Luca Paschina and the team at Barboursville Vineyards harvested their first vintage of fiano, an ancient Italian grape found near Naples and Rome, and with the excellent white grape harvest, it promises to be a stunning bottling. Paschina is also looking forward to the 2015 vermentino.
Early-ripening reds, such as merlot and malbec, fared nicely as well.
But just as vineyards were scheduled to produce an incredible overall vintage, Hurricane Joaquin passed by in the Atlantic, and freak storms dumped heavy rain on local vines in the midst of the red grape harvest. Luckily, Joaquin veered away from us and the weather, though dreadful, wasn’t catastrophic. At Barboursville, “to be prepared in case of a power outage, I rented a massive diesel generator, not so cheap either, which I guess scared the hurricane away,” Paschina says.
Some wineries harvested early to avoid the rains; others did a partial harvest before the rains and picked the rest of the fruit when things dried up later. The red vintage is still a good one, but had the rain stayed away, it would have been just about perfect. A few producers expressed disappointment with their cabernet sauvignon harvests—it either came in too early to be fully ripe, or after the rains, which translates to a less powerful wine. Northern Virginia didn’t experience the same rain as the Charlottesville area, so you’ll see some better luck with cabernet sauvignon from that region.
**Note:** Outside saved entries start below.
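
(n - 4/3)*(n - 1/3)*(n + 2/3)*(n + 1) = n^4 - 5*n^2/3 - 10*n/27 + 8/27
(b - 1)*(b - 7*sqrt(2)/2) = b^2 - 7*sqrt(2)*b/2 - b + 7*sqrt(2)/2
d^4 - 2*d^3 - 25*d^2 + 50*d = d*(d - 5)*(d - 2)*(d + 5)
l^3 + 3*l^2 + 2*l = l*(l + 1)*(l + 2)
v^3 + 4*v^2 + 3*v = v*(v + 1)*(v + 3)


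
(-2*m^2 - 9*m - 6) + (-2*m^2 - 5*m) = -4*m^2 - 14*m - 6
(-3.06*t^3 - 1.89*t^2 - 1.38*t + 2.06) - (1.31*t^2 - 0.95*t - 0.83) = -3.06*t^3 - 3.2*t^2 - 0.43*t + 2.89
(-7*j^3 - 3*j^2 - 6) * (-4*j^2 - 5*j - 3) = 28*j^5 + 47*j^4 + 36*j^3 + 33*j^2 + 30*j + 18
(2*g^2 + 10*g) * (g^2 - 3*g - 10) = 2*g^4 + 4*g^3 - 50*g^2 - 100*g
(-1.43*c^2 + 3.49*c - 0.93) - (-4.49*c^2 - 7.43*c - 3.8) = 3.06*c^2 + 10.92*c + 2.87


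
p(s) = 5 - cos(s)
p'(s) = sin(s)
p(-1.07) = 4.52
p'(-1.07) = -0.88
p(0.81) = 4.31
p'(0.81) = 0.72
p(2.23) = 5.61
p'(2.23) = 0.79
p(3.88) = 5.74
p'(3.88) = -0.67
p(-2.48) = 5.79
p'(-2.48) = -0.61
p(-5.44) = 4.33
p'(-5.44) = 0.75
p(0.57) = 4.16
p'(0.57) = 0.54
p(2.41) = 5.74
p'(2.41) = 0.67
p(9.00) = 5.91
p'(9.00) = 0.41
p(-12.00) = 4.16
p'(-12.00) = 0.54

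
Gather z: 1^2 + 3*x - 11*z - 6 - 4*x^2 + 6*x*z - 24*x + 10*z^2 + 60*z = -4*x^2 - 21*x + 10*z^2 + z*(6*x + 49) - 5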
Which reds should you look for from 2015? Busching is enthusiastic about tannat. “The balance in this varietal is bordering on perfect and is going to be a standout wine for our region,” he says. Vrooman is happy with her merlot, cabernet franc and petit verdot. Paschina is looking forward to the 2015 Barboursville Octagon, which will blend merlot, cabernet franc and petit verdot.
But if there’s one take-away from this harvest, it’s to stock up on your 2015 viognier.